Lt. Gen Sir James Dutton, KCB, CBE, ADC recently announced his resignation as Governor of Gibraltar after serving less than two years, an action unprecedented in The Rock’s modern history. He took the job in December 2013, leaving behind a high-profile position with construction and engineering company Bechtel Corporation in Gabon and Qatar. While his public pronouncements on his decision are diplomatic, the feeling is that he was frustrated by the Foreign Office’s failure to stand up to Spanish aggression. UKIP’s William Dartmouth has stated that, “The Government is more interested in appeasing Spain, to build allies in Brussels, than defend the interests of Gibraltar”.
The 30,000 Gibraltarians overwhelmingly rejected proposals for Spanish sovereignty in a 1967 referendum and again in 2002. Under its 2006 constitution, Gibraltar governs its own affairs, though some powers, such as defence and foreign relations, remain with the UK Government.
The deliberatively provocative actions of the Spanish authorities at the border, La Linea, are well documented as are the intrusions into Gibraltar’s territorial waters, which have increased since the election of Prime Minister Mariano Rajoy in 2011. Yet it beggars belief that Spain is so vexed on this issue while having no problem with the fact that, across the Mediterranean, it resolutely hangs on to its two colonial exclaves on the coast of Morocco.
Ceuta is regarded as an autonomous city of Spain. It is 7.1 square miles in area and was part of Cádiz province until 14 March 1995 when its Statute of Autonomy was passed. The majority of the city’s 82,376 population (as of 2011) are opposed to the idea of being ruled by Morocco. This sentiment echoes that of Gibraltarians who don’t want to be ruled by Spain.
Further to the east (about 235 miles by road) is Melilla, also regarded as an autonomous Spanish city. It is 4.7 square miles in area and was part of Málaga province until 14 March 1995 when its Statute of Autonomy was passed. The majority of the city’s 78,476 population (as of 2011) are opposed to the idea of being ruled by Morocco. Again this echoes that of Gibraltarians who don’t want to be ruled by Spain.

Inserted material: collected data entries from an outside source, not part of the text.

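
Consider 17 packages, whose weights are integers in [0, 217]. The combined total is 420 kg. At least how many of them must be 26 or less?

Let j be the number exceeding 26. Then the total is ≥ 27·j + 0·(17 − j) = 0 + 27j.
So 27j ≤ 420 and j ≤ 15; hence at least 17 − 15 = 2 are ≤ 26.
Exactly 2 works: 2 values at 0 and 15 at 27 total 405; raise one of the low values by 15 (still ≤ 26) to hit 420.

2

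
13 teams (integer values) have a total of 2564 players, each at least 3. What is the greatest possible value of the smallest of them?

The average is 2564/13 < 198, so some value is ≤ 197.
Achievable: 10 of them at 197 and 3 at 198 total 2564.

197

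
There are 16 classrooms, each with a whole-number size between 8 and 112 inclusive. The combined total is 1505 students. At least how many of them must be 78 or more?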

Both Ceuta and Mellila are claimed by Morocco and are considered by the Moroccan state to be occupied territory but Spain pays no heed as it is their position that both exclaves are integral parts of the Spanish state.
An Anglo-Dutch force captured Gibraltar from Spain in 1704 during the War of the Spanish Succession on behalf of the Habsburg pretender to the Spanish throne. It was ceded by Spain to Britain in perpetuity under the Treaty of Utrecht of 1713. As a British Overseas Territory it is included on the UN list for decolonisation but Ceuta and Melilla have much greater autonomy and are thus not included. However, it is surely absurd for Spain to claim sovereignty over Gibraltar while continuing to occupy its two exclaves.
Spain’s double standards make it look blinkered and hypocritical and thus prompts the question as to why anyone should treat its claim seriously. The British government should show much more support for the fiercely loyal population of The Rock.
Footnote: The name Gibraltar is the Spanish derivation of the Arabic name Jabal Tāriq, meaning “Mountain of Tariq”. It was named after the Umayyad general Tariq ibn-Ziyad who led the initial Moorish incursion into Iberia in AD711. The Romans named it Mons Calpe and Gibraltar is considered the northern of the two of the Pillars of Hercules. These appear in the modern Spanish coat of arms, which is also a feature on its flag.